Nowadays China is undergoing an unprecedented process of urbanization and millions of people move every year from the countryside to the more developed coastal regions. In order to release the pressure of such migration on the already saturated metropolitan areas, the central government has planned to create as many as twenty new cities every year. This drastic transformation of the territory offers a unique combination of problems and opportunities. Refusing a mediation with the forces that drive the urbanization would be quite a conservative and unproductive form of resistance. The capitalist logic of profit cannot be totally denied, but the social and environmental effects of the urban transformation should be put into the picture and evaluated as part of the overall balance. Through a systematic analysis of the costs of urbanization, this project aims to demonstrate that a design based on the specificity of the local morphology, the optimization of the natural systems and a resilient phasing strategy can be a viable economic investment while avoiding at the same time the total annihilation of the local identity, so often associated to globalized market-driven developments.
Lingang was planned as part of the 1966 plan for the regional expansion of Shanghai, on an area of reclaimed land on the head of the Yangtze River Delta, with the goal of housing up to 800,000 inhabitants by 2020. The original masterplan, organized in a very rigid geometrical fashion, does not take into account two important elements of the site: the existence of a consolidated pattern of linear villages along agricultural canals - which are very valuable not only for their architectural and environmental beauty, but also for their strong social identity - and the presence of the sea, with its ecology based on tidal dynamics. The creation of big mono-functional blocks and a low-density urban fabric produce high costs of urbanization and force the full implementation of the infrastructure at first, making the project functionally and economically inefficient. Furthermore, the newly reclaimed area lacks any topographic differentiation that could help its drainage and dangerously relies only on underground piping to expel the water that comes from the canals, creating potential problems of stormwater flooding during the wet season.
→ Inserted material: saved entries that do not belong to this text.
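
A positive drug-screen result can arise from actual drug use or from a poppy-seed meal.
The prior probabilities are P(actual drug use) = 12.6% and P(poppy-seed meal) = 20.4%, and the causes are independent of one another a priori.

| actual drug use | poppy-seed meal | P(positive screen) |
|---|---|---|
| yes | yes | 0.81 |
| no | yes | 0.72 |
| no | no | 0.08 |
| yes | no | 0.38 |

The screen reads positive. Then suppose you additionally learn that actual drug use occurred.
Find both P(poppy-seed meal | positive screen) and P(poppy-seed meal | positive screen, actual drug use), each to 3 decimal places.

P(poppy-seed meal | positive screen) ≈ 0.614; P(poppy-seed meal | positive screen, actual drug use) ≈ 0.353

By total probability over the 4 (actual drug use, poppy-seed meal) configurations:
  P(positive screen) = 0.08*0.874*0.796 + 0.72*0.874*0.204 + 0.38*0.126*0.796 + 0.81*0.126*0.204
        = 0.055656 + 0.128373 + 0.038112 + 0.020820 = 0.242961
Configurations with poppy-seed meal contribute 0.149193, so
  P(poppy-seed meal | positive screen) = 0.149193 / 0.242961 ≈ 0.614

With the extra evidence:
By total probability over both values of poppy-seed meal:
  P(positive screen | actual drug use) = 0.38×0.796 + 0.81×0.204
        = 0.302480 + 0.165240 = 0.467720
Keeping only the poppy-seed meal-present terms gives 0.165240, so
  P(poppy-seed meal | positive screen, actual drug use) = 0.165240 / 0.467720 ≈ 0.353
Conditioning on actual drug use lowers the posterior on poppy-seed meal: the classic explaining-away effect in a common-effect structure.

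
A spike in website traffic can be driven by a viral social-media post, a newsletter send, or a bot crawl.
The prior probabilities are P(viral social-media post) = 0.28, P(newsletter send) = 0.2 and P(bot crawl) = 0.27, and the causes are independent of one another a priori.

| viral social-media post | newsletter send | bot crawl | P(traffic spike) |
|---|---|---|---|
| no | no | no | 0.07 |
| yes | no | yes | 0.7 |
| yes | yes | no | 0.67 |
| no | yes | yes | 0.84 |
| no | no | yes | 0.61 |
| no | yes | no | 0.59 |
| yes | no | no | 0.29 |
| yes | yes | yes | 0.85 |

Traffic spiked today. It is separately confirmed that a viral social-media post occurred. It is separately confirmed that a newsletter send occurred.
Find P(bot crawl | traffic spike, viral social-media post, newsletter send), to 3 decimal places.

P(bot crawl | traffic spike, viral social-media post, newsletter send) ≈ 0.319

Weight on bot crawl=true, given the evidence: 0.85·0.27 = 0.229500
Denominator P(traffic spike | viral social-media post, newsletter send): 0.67·0.73 + 0.85·0.27 = 0.718600
P(bot crawl | traffic spike, viral social-media post, newsletter send) = 0.229500/0.718600 ≈ 0.319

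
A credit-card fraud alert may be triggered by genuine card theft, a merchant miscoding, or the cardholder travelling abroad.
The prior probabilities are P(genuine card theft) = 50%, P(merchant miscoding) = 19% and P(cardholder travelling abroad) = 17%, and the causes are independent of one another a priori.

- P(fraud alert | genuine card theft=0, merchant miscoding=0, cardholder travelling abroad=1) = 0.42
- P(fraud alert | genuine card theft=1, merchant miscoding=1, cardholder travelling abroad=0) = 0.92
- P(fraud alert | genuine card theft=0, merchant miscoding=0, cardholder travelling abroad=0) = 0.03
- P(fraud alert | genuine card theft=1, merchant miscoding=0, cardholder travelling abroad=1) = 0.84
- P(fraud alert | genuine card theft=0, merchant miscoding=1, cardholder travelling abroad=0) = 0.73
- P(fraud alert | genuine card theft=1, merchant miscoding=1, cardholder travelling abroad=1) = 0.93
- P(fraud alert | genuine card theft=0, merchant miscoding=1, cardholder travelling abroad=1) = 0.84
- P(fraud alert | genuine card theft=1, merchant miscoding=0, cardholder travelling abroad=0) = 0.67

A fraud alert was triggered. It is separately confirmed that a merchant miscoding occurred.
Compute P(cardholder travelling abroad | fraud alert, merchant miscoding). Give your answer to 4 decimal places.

P(fraud alert | merchant miscoding) = 0.73·0.5·0.83 + 0.84·0.5·0.17 + 0.92·0.5·0.83 + 0.93·0.5·0.17 = 0.302950 + 0.071400 + 0.381800 + 0.079050 = 0.835200
Of this, 0.150450 comes from 0.071400 + 0.079050 (the cardholder travelling abroad=true cases).
Hence the posterior is 0.150450/0.835200 ≈ 0.1801.

P(cardholder travelling abroad | fraud alert, merchant miscoding) ≈ 0.1801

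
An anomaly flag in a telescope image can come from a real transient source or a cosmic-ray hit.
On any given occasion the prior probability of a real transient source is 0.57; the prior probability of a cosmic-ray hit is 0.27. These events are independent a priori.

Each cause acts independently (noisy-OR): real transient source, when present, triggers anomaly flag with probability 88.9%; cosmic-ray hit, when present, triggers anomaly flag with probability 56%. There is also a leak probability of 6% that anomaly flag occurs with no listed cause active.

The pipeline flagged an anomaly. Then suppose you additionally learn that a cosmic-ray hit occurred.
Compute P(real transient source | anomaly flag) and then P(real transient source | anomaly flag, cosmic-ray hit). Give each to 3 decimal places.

Under noisy-OR, P(anomaly flag | causes) = 1 − (1−0.06)·∏(1−qᵢ) over the active causes.
P(anomaly flag) = 0.06*0.43*0.73 + 0.5864*0.43*0.27 + 0.89566*0.57*0.73 + 0.95409*0.57*0.27 = 0.018834 + 0.068081 + 0.372684 + 0.146834 = 0.606433
Restricting to configurations with real transient source present: 0.372684 + 0.146834 = 0.519518.
Hence the posterior is 0.519518/0.606433 ≈ 0.857.

With the extra evidence:
P(anomaly flag | cosmic-ray hit) = 0.5864*0.43 + 0.95409*0.57 = 0.252152 + 0.543831 = 0.795983
The real transient source-present share is 0.95409*0.57 = 0.543831.
Hence the posterior is 0.543831/0.795983 ≈ 0.683.
This is intercausal reasoning (explaining away): once cosmic-ray hit accounts for the anomaly flag, real transient source becomes less likely.

P(real transient source | anomaly flag) ≈ 0.857; P(real transient source | anomaly flag, cosmic-ray hit) ≈ 0.683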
By reconsidering all the economic and ecological variables of the original masterplan, our design aims to create a more dynamic system based on a new coastline that reconciles the natural ecologies with the new urban activities and the creation of multifunctional clusters that can more efficiently adjust to the future changes in the growth of the city. On the one hand, a higher density scheme meets the goals of the original masterplan while allowing the preservation of the existing linear villages, on the other hand, the solution to the insufficient draining capacity of the terrain gives the opportunity to create a new network of canals and water bodies that organize and structure the urban fabric, becoming a crucial element of the public space. Finally, the new design maximizes the coastline and creates a multifunctional water interface, generating a higher land value that can at least partially compensate the costs of the dredging and earthwork needed, making the project economically sound.